If you would like to request an accessibility accommodation, please email us at [email protected] or call the CHF Box Office at (312) 605-8444.
Ambassador Samantha Power has been called the “conscience” of U.S. foreign policy. A leading voice internationally for principled American engagement in the world, global cooperation, and human rights, she has a unique perspective – spending half of her career explaining complex geopolitical events as a Pulitzer Prize-winning author, war correspondent, and Harvard professor, and the last eight years helping to shape them. The youngest-ever U.S. Ambassador to the United Nations, she was also a member of President Obama’s Cabinet and a senior adviser at the White House.

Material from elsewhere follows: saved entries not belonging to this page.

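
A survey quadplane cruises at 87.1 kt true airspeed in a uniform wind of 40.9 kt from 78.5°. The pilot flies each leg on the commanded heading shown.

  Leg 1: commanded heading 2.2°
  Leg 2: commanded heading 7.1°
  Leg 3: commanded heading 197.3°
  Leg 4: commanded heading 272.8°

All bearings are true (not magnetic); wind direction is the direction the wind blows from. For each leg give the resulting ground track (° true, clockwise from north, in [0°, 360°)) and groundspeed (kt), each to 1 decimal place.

Leg 1: track=335.0°, groundspeed=87.0 kt
Leg 2: track=339.5°, groundspeed=83.6 kt
Leg 3: track=215.9°, groundspeed=112.7 kt
Leg 4: track=268.2°, groundspeed=127.1 kt

Leg 1: heading 2.2°; drift -27.2° → track 335.0°, groundspeed 87.0 kt
Leg 2: heading 7.1°; drift -27.6° → track 339.5°, groundspeed 83.6 kt
Leg 3: heading 197.3°; drift +18.6° → track 215.9°, groundspeed 112.7 kt
Leg 4: heading 272.8°; drift -4.6° → track 268.2°, groundspeed 127.1 kt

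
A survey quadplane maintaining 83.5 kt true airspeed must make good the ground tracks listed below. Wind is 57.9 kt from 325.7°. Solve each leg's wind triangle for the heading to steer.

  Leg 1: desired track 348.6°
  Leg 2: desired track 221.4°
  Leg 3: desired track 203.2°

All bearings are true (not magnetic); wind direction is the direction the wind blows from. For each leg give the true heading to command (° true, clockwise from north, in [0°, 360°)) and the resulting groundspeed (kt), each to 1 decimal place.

Leg 1: desired track 348.6°; wind correction -15.7° → command heading 332.9°, groundspeed 27.1 kt
Leg 2: desired track 221.4°; wind correction +42.2° → command heading 263.6°, groundspeed 76.1 kt
Leg 3: desired track 203.2°; wind correction +35.8° → command heading 239.0°, groundspeed 98.8 kt

Leg 1: heading=332.9°, groundspeed=27.1 kt
Leg 2: heading=263.6°, groundspeed=76.1 kt
Leg 3: heading=239.0°, groundspeed=98.8 kt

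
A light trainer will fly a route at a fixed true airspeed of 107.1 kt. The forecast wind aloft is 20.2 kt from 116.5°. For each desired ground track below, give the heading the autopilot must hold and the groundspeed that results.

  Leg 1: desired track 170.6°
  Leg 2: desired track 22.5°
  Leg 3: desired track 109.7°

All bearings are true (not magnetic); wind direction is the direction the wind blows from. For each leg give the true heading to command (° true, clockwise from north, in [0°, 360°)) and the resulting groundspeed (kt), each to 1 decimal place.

Leg 1: desired track 170.6°; wind correction -8.8° → command heading 161.8°, groundspeed 94.0 kt
Leg 2: desired track 22.5°; wind correction +10.8° → command heading 33.3°, groundspeed 106.6 kt
Leg 3: desired track 109.7°; wind correction +1.3° → command heading 111.0°, groundspeed 87.0 kt

Leg 1: heading=161.8°, groundspeed=94.0 kt
Leg 2: heading=33.3°, groundspeed=106.6 kt
Leg 3: heading=111.0°, groundspeed=87.0 kt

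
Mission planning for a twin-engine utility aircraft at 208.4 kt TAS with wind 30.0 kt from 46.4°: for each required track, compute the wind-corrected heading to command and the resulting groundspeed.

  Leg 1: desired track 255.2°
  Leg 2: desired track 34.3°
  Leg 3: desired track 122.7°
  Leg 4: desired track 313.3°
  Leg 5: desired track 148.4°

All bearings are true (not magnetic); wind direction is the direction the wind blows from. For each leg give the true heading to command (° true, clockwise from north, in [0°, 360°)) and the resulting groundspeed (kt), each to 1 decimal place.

Leg 1: heading=259.2°, groundspeed=234.2 kt
Leg 2: heading=36.0°, groundspeed=179.0 kt
Leg 3: heading=114.7°, groundspeed=199.2 kt
Leg 4: heading=321.6°, groundspeed=207.9 kt
Leg 5: heading=140.3°, groundspeed=212.6 kt

Leg 1: desired track 255.2°; wind correction +4.0° → command heading 259.2°, groundspeed 234.2 kt
Leg 2: desired track 34.3°; wind correction +1.7° → command heading 36.0°, groundspeed 179.0 kt
Leg 3: desired track 122.7°; wind correction -8.0° → command heading 114.7°, groundspeed 199.2 kt
Leg 4: desired track 313.3°; wind correction +8.3° → command heading 321.6°, groundspeed 207.9 kt
Leg 5: desired track 148.4°; wind correction -8.1° → command heading 140.3°, groundspeed 212.6 kt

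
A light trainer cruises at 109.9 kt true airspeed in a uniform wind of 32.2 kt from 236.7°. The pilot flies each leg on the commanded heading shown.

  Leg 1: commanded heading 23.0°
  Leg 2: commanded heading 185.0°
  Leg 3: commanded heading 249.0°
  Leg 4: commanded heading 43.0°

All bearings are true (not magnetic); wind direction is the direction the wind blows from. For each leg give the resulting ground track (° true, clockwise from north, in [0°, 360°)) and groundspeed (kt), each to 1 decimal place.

Leg 1: heading 23.0°; drift +7.4° → track 30.4°, groundspeed 137.9 kt
Leg 2: heading 185.0°; drift -15.7° → track 169.3°, groundspeed 93.4 kt
Leg 3: heading 249.0°; drift +5.0° → track 254.0°, groundspeed 78.7 kt
Leg 4: heading 43.0°; drift +3.1° → track 46.1°, groundspeed 141.4 kt

Leg 1: track=30.4°, groundspeed=137.9 kt
Leg 2: track=169.3°, groundspeed=93.4 kt
Leg 3: track=254.0°, groundspeed=78.7 kt
Leg 4: track=46.1°, groundspeed=141.4 kt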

Robin Wright has reported from more than a 140 countries on six continents for The Washington Post, The New Yorker, The New York Times Magazine, TIME, and others. Her foreign tours include the Middle East, Europe, Africa, and Asia. Wright has been a fellow at Yale, Duke, Stanford, Brookings Institute, the Carnegie Endowment for International Peace, the Woodrow Wilson International Center for Scholars and the U.S. Institute of Peace. Among many awards, she won the U.N. Correspondents Gold Medal, the National Magazine Award, and the Overseas Press Club Award for "best reporting in any medium requiring exceptional courage and initiative." The American Academy of Diplomacy selected her as the journalist of the year in 2004.